Un deuxième moyen était soulevé par le requérant, concernant cette fois le rejet de la demande en nullité des ordonnances du JLD ayant permis la captation d’images réalisée dans des lieux privés. Sur cette question, la Cour de cassation répond simplement, par un attendu devenu désormais classique, que, ne disposant pas de droit sur les lieux concernés par la captation et son image n’ayant pas été elle-même captée, il n’a pas qualité pour agir en nullité des ordonnances.
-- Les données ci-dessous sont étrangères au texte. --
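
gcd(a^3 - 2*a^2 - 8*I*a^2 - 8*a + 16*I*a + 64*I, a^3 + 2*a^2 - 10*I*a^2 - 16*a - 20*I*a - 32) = a^2 + a*(2 - 8*I) - 16*I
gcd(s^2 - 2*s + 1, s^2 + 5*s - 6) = s - 1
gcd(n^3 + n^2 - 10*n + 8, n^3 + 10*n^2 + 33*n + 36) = n + 4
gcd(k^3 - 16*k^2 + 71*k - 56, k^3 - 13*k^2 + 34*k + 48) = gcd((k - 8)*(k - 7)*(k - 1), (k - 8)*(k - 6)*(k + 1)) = k - 8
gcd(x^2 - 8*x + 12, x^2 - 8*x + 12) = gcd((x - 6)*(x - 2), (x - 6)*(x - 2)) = x^2 - 8*x + 12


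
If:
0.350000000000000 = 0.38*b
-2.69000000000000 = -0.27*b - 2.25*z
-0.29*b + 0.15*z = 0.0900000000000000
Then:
No Solution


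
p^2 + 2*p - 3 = (p - 1)*(p + 3)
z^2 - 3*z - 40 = (z - 8)*(z + 5)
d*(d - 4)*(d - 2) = d^3 - 6*d^2 + 8*d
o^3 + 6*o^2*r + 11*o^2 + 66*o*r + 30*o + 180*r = (o + 5)*(o + 6)*(o + 6*r)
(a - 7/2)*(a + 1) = a^2 - 5*a/2 - 7/2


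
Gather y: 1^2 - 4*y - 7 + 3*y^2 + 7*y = 3*y^2 + 3*y - 6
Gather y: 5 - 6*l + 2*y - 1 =-6*l + 2*y + 4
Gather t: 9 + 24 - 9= 24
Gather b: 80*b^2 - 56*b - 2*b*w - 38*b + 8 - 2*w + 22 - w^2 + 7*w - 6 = 80*b^2 + b*(-2*w - 94) - w^2 + 5*w + 24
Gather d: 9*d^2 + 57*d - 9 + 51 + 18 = 9*d^2 + 57*d + 60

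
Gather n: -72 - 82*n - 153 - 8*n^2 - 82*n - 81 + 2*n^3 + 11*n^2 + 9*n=2*n^3 + 3*n^2 - 155*n - 306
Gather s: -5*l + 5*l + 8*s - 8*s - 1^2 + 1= 0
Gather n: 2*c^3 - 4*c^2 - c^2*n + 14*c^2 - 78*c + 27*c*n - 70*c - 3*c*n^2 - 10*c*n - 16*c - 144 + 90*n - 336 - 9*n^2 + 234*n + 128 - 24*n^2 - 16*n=2*c^3 + 10*c^2 - 164*c + n^2*(-3*c - 33) + n*(-c^2 + 17*c + 308) - 352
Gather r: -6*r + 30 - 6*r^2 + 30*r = -6*r^2 + 24*r + 30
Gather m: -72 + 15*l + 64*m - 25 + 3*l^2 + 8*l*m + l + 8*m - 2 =3*l^2 + 16*l + m*(8*l + 72) - 99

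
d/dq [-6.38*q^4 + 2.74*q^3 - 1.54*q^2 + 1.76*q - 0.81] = -25.52*q^3 + 8.22*q^2 - 3.08*q + 1.76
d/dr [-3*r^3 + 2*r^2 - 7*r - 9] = -9*r^2 + 4*r - 7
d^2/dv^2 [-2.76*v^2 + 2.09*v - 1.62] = -5.52000000000000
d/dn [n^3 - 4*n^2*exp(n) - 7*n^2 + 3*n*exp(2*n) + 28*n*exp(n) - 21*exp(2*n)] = -4*n^2*exp(n) + 3*n^2 + 6*n*exp(2*n) + 20*n*exp(n) - 14*n - 39*exp(2*n) + 28*exp(n)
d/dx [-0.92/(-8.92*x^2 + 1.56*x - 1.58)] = (1.4352 - 16.4128*x)/(8.92*x^2 - 1.56*x + 1.58)^2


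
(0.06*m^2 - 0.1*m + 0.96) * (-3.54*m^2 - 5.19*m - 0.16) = -0.2124*m^4 + 0.0426*m^3 - 2.889*m^2 - 4.9664*m - 0.1536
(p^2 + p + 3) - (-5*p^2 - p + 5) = 6*p^2 + 2*p - 2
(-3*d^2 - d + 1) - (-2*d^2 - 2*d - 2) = -d^2 + d + 3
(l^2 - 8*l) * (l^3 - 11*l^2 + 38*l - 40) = l^5 - 19*l^4 + 126*l^3 - 344*l^2 + 320*l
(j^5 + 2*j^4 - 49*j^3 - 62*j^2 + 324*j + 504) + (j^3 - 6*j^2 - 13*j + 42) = j^5 + 2*j^4 - 48*j^3 - 68*j^2 + 311*j + 546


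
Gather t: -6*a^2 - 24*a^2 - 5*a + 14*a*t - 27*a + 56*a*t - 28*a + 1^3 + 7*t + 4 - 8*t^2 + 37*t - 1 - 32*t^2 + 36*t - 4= -30*a^2 - 60*a - 40*t^2 + t*(70*a + 80)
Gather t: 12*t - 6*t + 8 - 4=6*t + 4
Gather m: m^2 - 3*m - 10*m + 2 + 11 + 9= m^2 - 13*m + 22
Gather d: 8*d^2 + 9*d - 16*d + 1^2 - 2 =8*d^2 - 7*d - 1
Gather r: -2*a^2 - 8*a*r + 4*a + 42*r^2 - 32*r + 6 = -2*a^2 + 4*a + 42*r^2 + r*(-8*a - 32) + 6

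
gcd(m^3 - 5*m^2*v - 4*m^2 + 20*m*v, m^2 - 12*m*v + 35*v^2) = -m + 5*v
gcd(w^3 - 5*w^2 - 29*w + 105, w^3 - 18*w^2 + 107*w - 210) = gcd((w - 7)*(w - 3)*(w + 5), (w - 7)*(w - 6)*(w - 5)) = w - 7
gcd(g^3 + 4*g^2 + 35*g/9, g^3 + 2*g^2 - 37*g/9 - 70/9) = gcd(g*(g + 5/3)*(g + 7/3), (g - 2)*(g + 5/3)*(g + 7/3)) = g^2 + 4*g + 35/9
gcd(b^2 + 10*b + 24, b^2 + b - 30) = b + 6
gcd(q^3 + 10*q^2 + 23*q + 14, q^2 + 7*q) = q + 7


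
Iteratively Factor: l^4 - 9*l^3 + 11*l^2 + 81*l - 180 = (l + 3)*(l^3 - 12*l^2 + 47*l - 60) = (l - 3)*(l + 3)*(l^2 - 9*l + 20) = (l - 5)*(l - 3)*(l + 3)*(l - 4)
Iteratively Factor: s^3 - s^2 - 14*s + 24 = (s - 3)*(s^2 + 2*s - 8) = (s - 3)*(s - 2)*(s + 4)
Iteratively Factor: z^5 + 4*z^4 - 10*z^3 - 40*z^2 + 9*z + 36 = (z + 3)*(z^4 + z^3 - 13*z^2 - z + 12) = (z - 3)*(z + 3)*(z^3 + 4*z^2 - z - 4) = (z - 3)*(z + 3)*(z + 4)*(z^2 - 1) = (z - 3)*(z - 1)*(z + 3)*(z + 4)*(z + 1)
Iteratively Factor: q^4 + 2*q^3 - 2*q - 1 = (q - 1)*(q^3 + 3*q^2 + 3*q + 1) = (q - 1)*(q + 1)*(q^2 + 2*q + 1) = (q - 1)*(q + 1)^2*(q + 1)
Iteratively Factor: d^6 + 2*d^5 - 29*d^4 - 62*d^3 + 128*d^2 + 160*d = (d - 2)*(d^5 + 4*d^4 - 21*d^3 - 104*d^2 - 80*d) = d*(d - 2)*(d^4 + 4*d^3 - 21*d^2 - 104*d - 80) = d*(d - 2)*(d + 4)*(d^3 - 21*d - 20) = d*(d - 5)*(d - 2)*(d + 4)*(d^2 + 5*d + 4) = d*(d - 5)*(d - 2)*(d + 4)^2*(d + 1)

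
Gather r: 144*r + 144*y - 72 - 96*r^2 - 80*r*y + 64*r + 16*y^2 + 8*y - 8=-96*r^2 + r*(208 - 80*y) + 16*y^2 + 152*y - 80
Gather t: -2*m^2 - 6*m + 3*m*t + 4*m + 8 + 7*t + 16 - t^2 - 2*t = -2*m^2 - 2*m - t^2 + t*(3*m + 5) + 24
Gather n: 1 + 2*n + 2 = 2*n + 3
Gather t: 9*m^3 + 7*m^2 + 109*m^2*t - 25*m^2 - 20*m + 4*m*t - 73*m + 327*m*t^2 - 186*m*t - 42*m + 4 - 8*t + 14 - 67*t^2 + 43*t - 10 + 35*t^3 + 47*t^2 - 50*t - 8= 9*m^3 - 18*m^2 - 135*m + 35*t^3 + t^2*(327*m - 20) + t*(109*m^2 - 182*m - 15)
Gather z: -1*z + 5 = 5 - z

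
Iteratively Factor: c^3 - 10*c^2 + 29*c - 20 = (c - 1)*(c^2 - 9*c + 20) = (c - 4)*(c - 1)*(c - 5)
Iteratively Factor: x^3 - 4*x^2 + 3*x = (x - 3)*(x^2 - x) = (x - 3)*(x - 1)*(x)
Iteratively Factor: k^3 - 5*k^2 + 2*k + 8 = (k - 4)*(k^2 - k - 2) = (k - 4)*(k + 1)*(k - 2)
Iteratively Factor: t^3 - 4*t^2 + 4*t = (t - 2)*(t^2 - 2*t) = t*(t - 2)*(t - 2)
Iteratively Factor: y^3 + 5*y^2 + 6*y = (y)*(y^2 + 5*y + 6) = y*(y + 3)*(y + 2)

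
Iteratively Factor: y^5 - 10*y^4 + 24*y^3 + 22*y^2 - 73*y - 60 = (y + 1)*(y^4 - 11*y^3 + 35*y^2 - 13*y - 60) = (y - 3)*(y + 1)*(y^3 - 8*y^2 + 11*y + 20) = (y - 5)*(y - 3)*(y + 1)*(y^2 - 3*y - 4) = (y - 5)*(y - 4)*(y - 3)*(y + 1)*(y + 1)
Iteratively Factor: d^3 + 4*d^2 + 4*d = (d + 2)*(d^2 + 2*d) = (d + 2)^2*(d)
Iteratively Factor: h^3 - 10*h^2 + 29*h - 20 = (h - 1)*(h^2 - 9*h + 20) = (h - 4)*(h - 1)*(h - 5)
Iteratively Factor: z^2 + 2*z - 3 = (z + 3)*(z - 1)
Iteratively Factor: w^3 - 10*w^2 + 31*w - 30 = (w - 2)*(w^2 - 8*w + 15) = (w - 5)*(w - 2)*(w - 3)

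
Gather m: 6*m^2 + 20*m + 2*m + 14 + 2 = 6*m^2 + 22*m + 16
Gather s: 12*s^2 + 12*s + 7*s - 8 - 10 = 12*s^2 + 19*s - 18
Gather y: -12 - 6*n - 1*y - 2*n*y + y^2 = -6*n + y^2 + y*(-2*n - 1) - 12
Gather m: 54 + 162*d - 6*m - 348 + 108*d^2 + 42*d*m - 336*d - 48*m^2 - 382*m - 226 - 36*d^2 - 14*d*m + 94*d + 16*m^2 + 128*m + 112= 72*d^2 - 80*d - 32*m^2 + m*(28*d - 260) - 408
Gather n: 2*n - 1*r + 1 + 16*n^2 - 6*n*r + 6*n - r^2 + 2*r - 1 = 16*n^2 + n*(8 - 6*r) - r^2 + r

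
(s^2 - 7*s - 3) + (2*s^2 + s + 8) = 3*s^2 - 6*s + 5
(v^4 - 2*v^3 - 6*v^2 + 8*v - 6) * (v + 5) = v^5 + 3*v^4 - 16*v^3 - 22*v^2 + 34*v - 30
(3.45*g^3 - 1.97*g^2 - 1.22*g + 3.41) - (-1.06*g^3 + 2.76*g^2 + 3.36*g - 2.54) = 4.51*g^3 - 4.73*g^2 - 4.58*g + 5.95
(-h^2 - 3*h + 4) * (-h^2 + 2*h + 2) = h^4 + h^3 - 12*h^2 + 2*h + 8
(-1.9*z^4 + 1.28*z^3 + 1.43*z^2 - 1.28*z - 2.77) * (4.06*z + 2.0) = -7.714*z^5 + 1.3968*z^4 + 8.3658*z^3 - 2.3368*z^2 - 13.8062*z - 5.54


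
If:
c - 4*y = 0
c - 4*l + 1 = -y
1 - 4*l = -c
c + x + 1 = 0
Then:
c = 0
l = 1/4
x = -1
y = 0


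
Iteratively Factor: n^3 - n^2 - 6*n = (n + 2)*(n^2 - 3*n) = n*(n + 2)*(n - 3)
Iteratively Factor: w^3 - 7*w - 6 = (w - 3)*(w^2 + 3*w + 2) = (w - 3)*(w + 2)*(w + 1)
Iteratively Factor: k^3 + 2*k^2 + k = (k + 1)*(k^2 + k) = k*(k + 1)*(k + 1)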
La Cour a, en matière de nullité, développé une importante jurisprudence tendant à reconnaître la qualité pour agir aux seules personnes susceptibles de démontrer l’existence de la violation d’un droit qui leur appartient en propre (Crim. 14 févr. 2012, n° 11-84.694, Dalloz actualité, 16 févr. 2012, obs. E. Allain ; D. 2012. 779 , note H. Matsopoulou ; ibid. 775, concl. D. Boccon-Gibod ; ibid. 2118, obs. J. Pradel ; AJ pénal 2012. 159 , note C. Guéry ; RSC 2012. 394, obs. D. Boccon-Gibod ). Or, en l’espèce, le requérant soulevait que son image avait pu être captée dans le lieu où une caméra avait été détruite, puisque la procédure évoquait que « l’autre système » avait permis d’établir que des individus l’avaient brûlée et il souhaitait profiter de ce doute pour demander la nullité des ordonnances autorisant la captation d’images. La Cour répondra simplement qu’il ne résidait pas à l’adresse à laquelle les dispositifs de captation avaient été placés et que son image n’avait pas été captée, ce qui le rendait irrecevable à en demander la nullité.